Coronavirus: Distanciamiento social versión siglo XIX
El 17 de noviembre de 1884, cuando en Buenos Aires los extranjeros eran dueños de 18.500 propiedades (12.360 eran de italianos) y solo 1500 pertenecían a argentinos, y cuando solamente 870 de las 3983 cuadras de la ciudad eran empedradas, LA NACION publicaba una nota en la que daba a conocer la llegada de un enfermo de fiebre amarilla. Era un fogonero de apellido Vergara, que viajaba a bordo del vapor español Solís. Venía de Marsella y había hecho escala en Río de Janeiro. El artículo consignaba que "a las 7.30 PM, el presidente del Departamento Nacional de Higiene, doctor Pedro A. Pardo, recibió la visita del doctor J. Carlé, médico director del Hospital Español, que le comunicó que existía en el citado hospital un enfermo sospechoso (...). Informado el intendente municipal hizo reconocer al enfermo por la Asistencia Pública, cuyo director Dr. José María Ramos Mejía le ordenó lo internara a seis u ocho leguas de la ciudad y de la costa. Se colocaron guardias de vigilante (sic) en las puertas del Hospital Español impidiéndose la entrada y salida del establecimiento, trasladándose ayer a las 12.30 al enfermo a un terreno del Sr. Aldao, llamado Los Olivos, situado a espaldas de la quinta de Casares y próximo a los hornos del Sr. Francisco Marditich".

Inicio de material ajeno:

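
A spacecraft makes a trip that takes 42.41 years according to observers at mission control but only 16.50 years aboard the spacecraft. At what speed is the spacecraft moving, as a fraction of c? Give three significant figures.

The proper time is measured aboard the spacecraft (both events occur at the spacecraft's location); Δt is measured at mission control. γ = Δt/τ = 42.41/16.50 = 2.570.
β = √(1 − 1/γ²) = √(1 − 0.1514) = √0.8486

β = 0.921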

Así, según cuenta Federico Pérgola en su exhaustiva Historia de la medicina argentina (Eudeba, 2014), se daría pie a la primera casa de aislamiento (¿les "suena" esta palabra?) del país: la quinta de Leinit, situada en Paraguay y Azcuénaga (muy cerca de la actual Facultad de Medicina de la UBA).
Aunque resulte extraño, en esta época de viajes espaciales, fotos de agujeros negros, trenes de alta velocidad, internet y, pronto, vehículos autónomos, entre otras maravillas tecnológicas que dejan sin aliento, los sistemas sanitarios tuvieron que echar mano de una antigua receta que viene ensayándose desde antes de que se conociera la existencia de los microbios.
En su obra, Pérgola explica que cuando todavía se creía que las enfermedades se transmitían por "miasmas de aguas estancadas", por tormentas, guerras o cataclismos, ya se había concebido esta medida para evitar epidemias. Aparentemente, los antecedentes se remontan a 736, cuando San Othmar destinó alojamientos especiales cerca de la abadía de St. Gall. En 757, asegura el autor, Pipino El Breve, y en 786 Carlomagno promulgaron edictos para la atención de enfermos en casas particulares.
Es curioso que el origen de esta práctica se remonte a una fecha exacta: el 17 de enero de 1374, cuando el vizconde Bernabó, de Reggio, localidad cercana a Módena, promulgó un decreto para evitar la introducción y la diseminación de la peste que imponía un período de observación de 10 días. Escribe Pérgola: "Establecía que el enfermo debía ser trasladado de la ciudad al campo para sanar o morir. Se designaba un encargado de su atención sanitaria que no podía -bajo la amenaza de las más severas penas- delegar sus funciones y que debía permanecer incomunicado con el enfermo durante el mismo tiempo. No cumplir con estos requisitos, que comprendían a todos los involucrados, era causa de pena de muerte o confiscación de todos los bienes".
Más tarde, en 1377, el lapso de 10 días sería extendido a 30 días. Y casi una década después se establecieron los 40 días de aislamiento. Desde entonces, se adoptaría la palabra "cuarentena" para aludir al aislamiento del enfermo infeccioso o de aquel que hubiera estado en contacto con enfermedades transmisibles.
Por si sirve de consuelo, ¡hasta Armstrong, Collins y Aldrin tuvieron que estar en aislamiento! Fue al regresar de su viaje a la Luna, en 1969, y para prevenir la introducción de microorganismos extraterrestres. Apenas un mal menor que debieron soportar después de haber visto cosas que ningún humano había divisado nunca.